Homozygotes for a targeted null mutation exhibit cardiac defects, alterations in hindbrain development, abnormal motor and sensory neuron innervation, and midgestational lethality (9). Heterozygotes show schizophrenia-like behavior (9). Genetically rescued females show mammary defects (9).

References

  1. Plowman, G. D., Culouscou, J. M., Whitney, G. S., Green, J. M., Carlton, G. W., Foy, L., Neubauer, M. G., and Shoyab, M. (1993) Ligand-Specific Activation of HER4/p180erbB4, a Fourth Member of the Epidermal Growth Factor Receptor Family. Proc Natl Acad Sci U S A. 90, 1746-1750.

  2. Huang, Y. Z., Won, S., Ali, D. W., Wang, Q., Tanowitz, M., Du, Q. S., Pelkey, K. A., Yang, D. J., Xiong, W. C., Salter, M. W., and Mei, L. (2000) Regulation of Neuregulin Signaling by PSD-95 Interacting with ErbB4 at CNS Synapses. Neuron. 26, 443-455.

  3. Garcia, R. A., Vasudevan, K., and Buonanno, A. (2000) The Neuregulin Receptor ErbB-4 Interacts with PDZ-Containing Proteins at Neuronal Synapses. Proc Natl Acad Sci U S A. 97, 3596-3601.

  4. Feng, S. M., Sartor, C. I., Hunter, D., Zhou, H., Yang, X., Caskey, L. S., Dy, R., Muraoka-Cook, R. S., and Earp, H. S.,3rd. (2007) The HER4 Cytoplasmic Domain, but Not its C Terminus, Inhibits Mammary Cell Proliferation. Mol Endocrinol. 21, 1861-1876.

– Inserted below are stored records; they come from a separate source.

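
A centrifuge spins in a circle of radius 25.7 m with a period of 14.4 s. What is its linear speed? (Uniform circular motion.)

v = 2πr/T = 2π×25.7/14.4 = 11.21 m/s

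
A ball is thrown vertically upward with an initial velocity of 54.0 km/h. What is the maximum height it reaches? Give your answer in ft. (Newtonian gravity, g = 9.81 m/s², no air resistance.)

v₀ = 54.0 km/h × 0.2777777777777778 = 15.0 m/s
h_max = v₀² / (2g) = 15.0² / (2 × 9.81) = 225.0 / 19.62 = 11.4679 m
h_max = 11.4679 m / 0.3048 = 37.62 ft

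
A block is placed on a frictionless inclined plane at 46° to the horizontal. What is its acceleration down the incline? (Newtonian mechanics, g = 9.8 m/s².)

a = g sin(θ) = 9.8 × sin(46°) = 9.8 × 0.7193 = 7.05 m/s²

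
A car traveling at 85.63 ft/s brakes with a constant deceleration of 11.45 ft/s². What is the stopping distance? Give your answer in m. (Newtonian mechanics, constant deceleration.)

v₀ = 85.63 ft/s × 0.3048 = 26.1 m/s
a = 11.45 ft/s² × 0.3048 = 3.48996 m/s²
d = v₀² / (2a) = 26.1² / (2 × 3.48996) = 681.21 / 6.97992 = 97.6 m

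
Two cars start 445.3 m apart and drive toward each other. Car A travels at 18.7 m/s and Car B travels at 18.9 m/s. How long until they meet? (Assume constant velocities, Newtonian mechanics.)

Combined speed: v_combined = 18.7 + 18.9 = 37.6 m/s
Time to meet: t = d/v_combined = 445.3/37.6 = 11.84 s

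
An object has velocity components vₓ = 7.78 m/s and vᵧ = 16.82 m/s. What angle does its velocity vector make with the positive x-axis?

θ = arctan(vᵧ/vₓ) = arctan(16.82/7.78) = 65.18°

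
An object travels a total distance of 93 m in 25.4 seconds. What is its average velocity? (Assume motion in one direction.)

v_avg = Δd / Δt = 93 / 25.4 = 3.66 m/s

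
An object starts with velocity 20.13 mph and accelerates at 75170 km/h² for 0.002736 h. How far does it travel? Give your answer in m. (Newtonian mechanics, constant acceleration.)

v₀ = 20.13 mph × 0.44704 = 8.99892 m/s
a = 75170 km/h² × 7.716049382716049e-05 = 5.80015 m/s²
t = 0.002736 h × 3600.0 = 9.8496 s
d = v₀ × t + ½ × a × t² = 8.99892 × 9.8496 + 0.5 × 5.80015 × 9.8496² = 370.0 m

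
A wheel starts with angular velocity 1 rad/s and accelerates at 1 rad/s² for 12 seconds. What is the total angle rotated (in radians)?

θ = ω₀t + ½αt² = 1×12 + ½×1×12² = 84.0 rad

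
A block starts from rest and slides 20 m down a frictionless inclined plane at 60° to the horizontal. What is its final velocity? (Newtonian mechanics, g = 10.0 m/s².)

a = g sin(θ) = 10.0 × sin(60°) = 8.6603 m/s²
v = √(2ad) = √(2 × 8.6603 × 20) = 18.61 m/s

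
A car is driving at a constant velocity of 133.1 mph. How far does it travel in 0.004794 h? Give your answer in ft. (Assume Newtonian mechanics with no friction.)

v = 133.1 mph × 0.44704 = 59.501 m/s
t = 0.004794 h × 3600.0 = 17.2584 s
d = v × t = 59.501 × 17.2584 = 1026.89 m
d = 1026.89 m / 0.3048 = 3369 ft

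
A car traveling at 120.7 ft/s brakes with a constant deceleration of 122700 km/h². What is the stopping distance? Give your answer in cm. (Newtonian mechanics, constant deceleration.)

v₀ = 120.7 ft/s × 0.3048 = 36.7894 m/s
a = 122700 km/h² × 7.716049382716049e-05 = 9.46759 m/s²
d = v₀² / (2a) = 36.7894² / (2 × 9.46759) = 1353.46 / 18.9352 = 71.4785 m
d = 71.4785 m / 0.01 = 7148 cm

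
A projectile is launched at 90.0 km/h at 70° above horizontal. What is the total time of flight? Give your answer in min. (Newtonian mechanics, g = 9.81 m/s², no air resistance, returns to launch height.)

v₀ = 90.0 km/h × 0.2777777777777778 = 25.0 m/s
T = 2 × v₀ × sin(θ) / g = 2 × 25.0 × sin(70°) / 9.81 = 2 × 25.0 × 0.939693 / 9.81 = 4.78946 s
T = 4.78946 s / 60.0 = 0.07982 min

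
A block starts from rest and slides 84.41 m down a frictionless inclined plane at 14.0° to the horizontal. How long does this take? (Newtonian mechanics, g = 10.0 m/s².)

a = g sin(θ) = 10.0 × sin(14.0°) = 2.4192 m/s²
t = √(2d/a) = √(2 × 84.41 / 2.4192) = 8.35 s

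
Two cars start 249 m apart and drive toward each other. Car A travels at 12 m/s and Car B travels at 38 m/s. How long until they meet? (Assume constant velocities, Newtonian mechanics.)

Combined speed: v_combined = 12 + 38 = 50 m/s
Time to meet: t = d/v_combined = 249/50 = 4.98 s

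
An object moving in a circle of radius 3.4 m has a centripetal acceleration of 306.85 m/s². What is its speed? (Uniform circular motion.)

v = √(a_c × r) = √(306.85 × 3.4) = 32.3 m/s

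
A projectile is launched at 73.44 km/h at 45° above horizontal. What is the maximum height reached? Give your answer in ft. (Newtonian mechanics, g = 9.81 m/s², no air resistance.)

v₀ = 73.44 km/h × 0.2777777777777778 = 20.4 m/s
H = v₀² × sin²(θ) / (2g) = 20.4² × sin(45°)² / (2 × 9.81) = 416.16 × 0.5 / 19.62 = 10.6055 m
H = 10.6055 m / 0.3048 = 34.79 ft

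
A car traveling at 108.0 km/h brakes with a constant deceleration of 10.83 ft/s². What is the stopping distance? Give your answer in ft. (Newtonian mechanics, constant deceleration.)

v₀ = 108.0 km/h × 0.2777777777777778 = 30.0 m/s
a = 10.83 ft/s² × 0.3048 = 3.30098 m/s²
d = v₀² / (2a) = 30.0² / (2 × 3.30098) = 900.0 / 6.60196 = 136.323 m
d = 136.323 m / 0.3048 = 447.3 ft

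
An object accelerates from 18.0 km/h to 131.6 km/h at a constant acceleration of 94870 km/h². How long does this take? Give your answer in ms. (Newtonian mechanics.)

v₀ = 18.0 km/h × 0.2777777777777778 = 5.0 m/s
v = 131.6 km/h × 0.2777777777777778 = 36.5556 m/s
a = 94870 km/h² × 7.716049382716049e-05 = 7.32022 m/s²
t = (v - v₀) / a = (36.5556 - 5.0) / 7.32022 = 4.31074 s
t = 4.31074 s / 0.001 = 4311 ms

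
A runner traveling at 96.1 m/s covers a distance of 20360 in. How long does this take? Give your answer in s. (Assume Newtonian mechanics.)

d = 20360 in × 0.0254 = 517.144 m
t = d / v = 517.144 / 96.1 = 5.381 s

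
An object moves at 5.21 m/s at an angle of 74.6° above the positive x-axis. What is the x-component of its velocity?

vₓ = v cos(θ) = 5.21 × cos(74.6°) = 1.38 m/s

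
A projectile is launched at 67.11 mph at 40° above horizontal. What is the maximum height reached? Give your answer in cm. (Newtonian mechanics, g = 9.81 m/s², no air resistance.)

v₀ = 67.11 mph × 0.44704 = 30.0009 m/s
H = v₀² × sin²(θ) / (2g) = 30.0009² × sin(40°)² / (2 × 9.81) = 900.054 × 0.413176 / 19.62 = 18.9542 m
H = 18.9542 m / 0.01 = 1895 cm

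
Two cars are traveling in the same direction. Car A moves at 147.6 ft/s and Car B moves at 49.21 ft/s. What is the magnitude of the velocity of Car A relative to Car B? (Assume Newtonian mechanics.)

v_rel = |v_A - v_B| = |147.6 - 49.21| = 98.39 ft/s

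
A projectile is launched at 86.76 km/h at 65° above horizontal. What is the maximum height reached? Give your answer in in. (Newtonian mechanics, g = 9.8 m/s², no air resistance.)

v₀ = 86.76 km/h × 0.2777777777777778 = 24.1 m/s
H = v₀² × sin²(θ) / (2g) = 24.1² × sin(65°)² / (2 × 9.8) = 580.81 × 0.821394 / 19.6 = 24.3405 m
H = 24.3405 m / 0.0254 = 958.3 in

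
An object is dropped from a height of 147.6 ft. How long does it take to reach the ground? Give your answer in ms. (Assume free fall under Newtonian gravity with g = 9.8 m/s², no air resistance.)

h = 147.6 ft × 0.3048 = 44.9885 m
t = √(2h/g) = √(2 × 44.9885 / 9.8) = 3.03007 s
t = 3.03007 s / 0.001 = 3030 ms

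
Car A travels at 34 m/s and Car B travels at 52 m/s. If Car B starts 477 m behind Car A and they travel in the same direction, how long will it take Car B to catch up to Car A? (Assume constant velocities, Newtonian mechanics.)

Relative speed: v_rel = 52 - 34 = 18 m/s
Time to catch: t = d₀/v_rel = 477/18 = 26.5 s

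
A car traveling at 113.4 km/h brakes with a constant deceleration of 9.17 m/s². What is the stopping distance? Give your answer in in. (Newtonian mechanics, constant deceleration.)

v₀ = 113.4 km/h × 0.2777777777777778 = 31.5 m/s
d = v₀² / (2a) = 31.5² / (2 × 9.17) = 992.25 / 18.34 = 54.1031 m
d = 54.1031 m / 0.0254 = 2130 in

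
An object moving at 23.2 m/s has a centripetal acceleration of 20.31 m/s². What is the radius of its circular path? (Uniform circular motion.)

r = v²/a_c = 23.2²/20.31 = 26.5 m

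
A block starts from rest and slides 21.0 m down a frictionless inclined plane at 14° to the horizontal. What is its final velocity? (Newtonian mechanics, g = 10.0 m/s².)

a = g sin(θ) = 10.0 × sin(14°) = 2.4192 m/s²
v = √(2ad) = √(2 × 2.4192 × 21.0) = 10.08 m/s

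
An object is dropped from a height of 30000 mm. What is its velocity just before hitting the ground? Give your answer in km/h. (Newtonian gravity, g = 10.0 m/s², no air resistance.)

h = 30000 mm × 0.001 = 30.0 m
v = √(2gh) = √(2 × 10.0 × 30.0) = 24.4949 m/s
v = 24.4949 m/s / 0.2777777777777778 = 88.18 km/h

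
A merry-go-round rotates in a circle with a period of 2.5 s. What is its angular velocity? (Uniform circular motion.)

ω = 2π/T = 2π/2.5 = 2.5133 rad/s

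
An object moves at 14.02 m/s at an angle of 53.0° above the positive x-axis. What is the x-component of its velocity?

vₓ = v cos(θ) = 14.02 × cos(53.0°) = 8.44 m/s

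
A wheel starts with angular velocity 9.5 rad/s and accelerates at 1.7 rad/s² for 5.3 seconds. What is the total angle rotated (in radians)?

θ = ω₀t + ½αt² = 9.5×5.3 + ½×1.7×5.3² = 74.23 rad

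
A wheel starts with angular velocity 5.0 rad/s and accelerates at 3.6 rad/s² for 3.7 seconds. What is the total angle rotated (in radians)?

θ = ω₀t + ½αt² = 5.0×3.7 + ½×3.6×3.7² = 43.14 rad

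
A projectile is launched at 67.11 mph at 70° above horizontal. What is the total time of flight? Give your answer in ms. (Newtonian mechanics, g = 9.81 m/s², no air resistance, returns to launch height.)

v₀ = 67.11 mph × 0.44704 = 30.0009 m/s
T = 2 × v₀ × sin(θ) / g = 2 × 30.0009 × sin(70°) / 9.81 = 2 × 30.0009 × 0.939693 / 9.81 = 5.74753 s
T = 5.74753 s / 0.001 = 5748 ms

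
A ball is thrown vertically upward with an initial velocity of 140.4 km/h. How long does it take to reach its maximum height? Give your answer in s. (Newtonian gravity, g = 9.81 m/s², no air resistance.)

v₀ = 140.4 km/h × 0.2777777777777778 = 39.0 m/s
t_up = v₀ / g = 39.0 / 9.81 = 3.976 s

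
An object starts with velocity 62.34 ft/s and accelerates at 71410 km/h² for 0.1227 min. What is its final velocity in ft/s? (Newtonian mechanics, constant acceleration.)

v₀ = 62.34 ft/s × 0.3048 = 19.0012 m/s
a = 71410 km/h² × 7.716049382716049e-05 = 5.51003 m/s²
t = 0.1227 min × 60.0 = 7.362 s
v = v₀ + a × t = 19.0012 + 5.51003 × 7.362 = 59.566 m/s
v = 59.566 m/s / 0.3048 = 195.4 ft/s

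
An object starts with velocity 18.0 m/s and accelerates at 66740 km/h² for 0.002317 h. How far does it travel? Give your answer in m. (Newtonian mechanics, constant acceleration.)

a = 66740 km/h² × 7.716049382716049e-05 = 5.14969 m/s²
t = 0.002317 h × 3600.0 = 8.3412 s
d = v₀ × t + ½ × a × t² = 18.0 × 8.3412 + 0.5 × 5.14969 × 8.3412² = 329.3 m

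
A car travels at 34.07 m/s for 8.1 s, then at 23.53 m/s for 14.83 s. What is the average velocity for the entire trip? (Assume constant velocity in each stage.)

d₁ = v₁t₁ = 34.07 × 8.1 = 275.967 m
d₂ = v₂t₂ = 23.53 × 14.83 = 348.9499 m
d_total = 624.9169 m, t_total = 22.93 s
v_avg = d_total/t_total = 624.9169/22.93 = 27.25 m/s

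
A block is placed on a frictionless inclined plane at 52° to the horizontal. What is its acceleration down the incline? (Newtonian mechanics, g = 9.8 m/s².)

a = g sin(θ) = 9.8 × sin(52°) = 9.8 × 0.788 = 7.72 m/s²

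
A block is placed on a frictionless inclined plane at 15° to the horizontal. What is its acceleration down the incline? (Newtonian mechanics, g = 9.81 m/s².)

a = g sin(θ) = 9.81 × sin(15°) = 9.81 × 0.2588 = 2.54 m/s²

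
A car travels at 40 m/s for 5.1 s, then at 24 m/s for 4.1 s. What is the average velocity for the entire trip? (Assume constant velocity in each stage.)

d₁ = v₁t₁ = 40 × 5.1 = 204.0 m
d₂ = v₂t₂ = 24 × 4.1 = 98.4 m
d_total = 302.4 m, t_total = 9.2 s
v_avg = d_total/t_total = 302.4/9.2 = 32.87 m/s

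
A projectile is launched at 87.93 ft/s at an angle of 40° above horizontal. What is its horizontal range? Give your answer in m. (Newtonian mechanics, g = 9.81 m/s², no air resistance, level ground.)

v₀ = 87.93 ft/s × 0.3048 = 26.8011 m/s
R = v₀² × sin(2θ) / g = 26.8011² × sin(2 × 40°) / 9.81 = 718.299 × 0.984808 / 9.81 = 72.11 m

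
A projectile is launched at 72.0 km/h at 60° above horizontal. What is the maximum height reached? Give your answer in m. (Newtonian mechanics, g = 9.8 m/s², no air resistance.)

v₀ = 72.0 km/h × 0.2777777777777778 = 20.0 m/s
H = v₀² × sin²(θ) / (2g) = 20.0² × sin(60°)² / (2 × 9.8) = 400.0 × 0.75 / 19.6 = 15.31 m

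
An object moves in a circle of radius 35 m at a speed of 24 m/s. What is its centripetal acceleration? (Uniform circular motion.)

a_c = v²/r = 24²/35 = 576/35 = 16.46 m/s²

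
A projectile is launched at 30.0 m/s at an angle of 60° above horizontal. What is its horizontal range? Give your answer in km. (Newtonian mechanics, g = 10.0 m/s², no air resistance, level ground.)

R = v₀² × sin(2θ) / g = 30.0² × sin(2 × 60°) / 10.0 = 900.0 × 0.866025 / 10.0 = 77.9423 m
R = 77.9423 m / 1000.0 = 0.07794 km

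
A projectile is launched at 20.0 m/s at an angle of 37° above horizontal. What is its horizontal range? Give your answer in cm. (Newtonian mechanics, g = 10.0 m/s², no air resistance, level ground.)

R = v₀² × sin(2θ) / g = 20.0² × sin(2 × 37°) / 10.0 = 400.0 × 0.961262 / 10.0 = 38.4505 m
R = 38.4505 m / 0.01 = 3845 cm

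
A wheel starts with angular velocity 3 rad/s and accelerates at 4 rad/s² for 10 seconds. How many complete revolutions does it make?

θ = ω₀t + ½αt² = 3×10 + ½×4×10² = 230.0 rad
Total revolutions = θ/(2π) = 230.0/(2π) = 36.61
Complete revolutions = ⌊36.61⌋ = 36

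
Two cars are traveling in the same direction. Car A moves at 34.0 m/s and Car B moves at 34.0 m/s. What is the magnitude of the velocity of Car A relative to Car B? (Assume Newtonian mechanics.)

v_rel = |v_A - v_B| = |34.0 - 34.0| = 0.0 m/s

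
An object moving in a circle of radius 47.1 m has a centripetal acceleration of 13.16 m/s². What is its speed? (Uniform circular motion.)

v = √(a_c × r) = √(13.16 × 47.1) = 24.9 m/s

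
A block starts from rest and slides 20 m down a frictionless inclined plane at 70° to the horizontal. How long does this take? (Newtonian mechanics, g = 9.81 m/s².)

a = g sin(θ) = 9.81 × sin(70°) = 9.2184 m/s²
t = √(2d/a) = √(2 × 20 / 9.2184) = 2.08 s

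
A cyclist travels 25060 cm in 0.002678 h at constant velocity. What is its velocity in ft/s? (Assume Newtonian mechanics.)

d = 25060 cm × 0.01 = 250.6 m
t = 0.002678 h × 3600.0 = 9.6408 s
v = d / t = 250.6 / 9.6408 = 25.9937 m/s
v = 25.9937 m/s / 0.3048 = 85.28 ft/s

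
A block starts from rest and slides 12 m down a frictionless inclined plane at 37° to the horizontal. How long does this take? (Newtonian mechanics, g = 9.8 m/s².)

a = g sin(θ) = 9.8 × sin(37°) = 5.8978 m/s²
t = √(2d/a) = √(2 × 12 / 5.8978) = 2.02 s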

  5. Muraoka-Cook, R. S., Feng, S. M., Strunk, K. E., and Earp, H. S.,3rd. (2008) ErbB4/HER4: Role in Mammary Gland Development, Differentiation and Growth Inhibition. J Mammary Gland Biol Neoplasia. 13, 235-246.

  6. Yarden, Y., and Sliwkowski, M. X. (2001) Untangling the ErbB Signalling Network. Nat Rev Mol Cell Biol. 2, 127-137.

  7. Falls, D. L. (2003) Neuregulins: Functions, Forms, and Signaling Strategies. Exp Cell Res. 284, 14-30.

  8. Srinivasan, R., Poulsom, R., Hurst, H. C., and Gullick, W. J. (1998) Expression of the c-erbB-4/HER4 Protein and mRNA in Normal Human Fetal and Adult Tissues and in a Survey of Nine Solid Tumour Types. J Pathol. 185, 236-245.

  9. Gassmann, M., Casagranda, F., Orioli, D., Simon, H., Lai, C., Klein, R., and Lemke, G. (1995) Aberrant Neural and Cardiac Development in Mice Lacking the ErbB4 Neuregulin Receptor. Nature. 378, 390-394.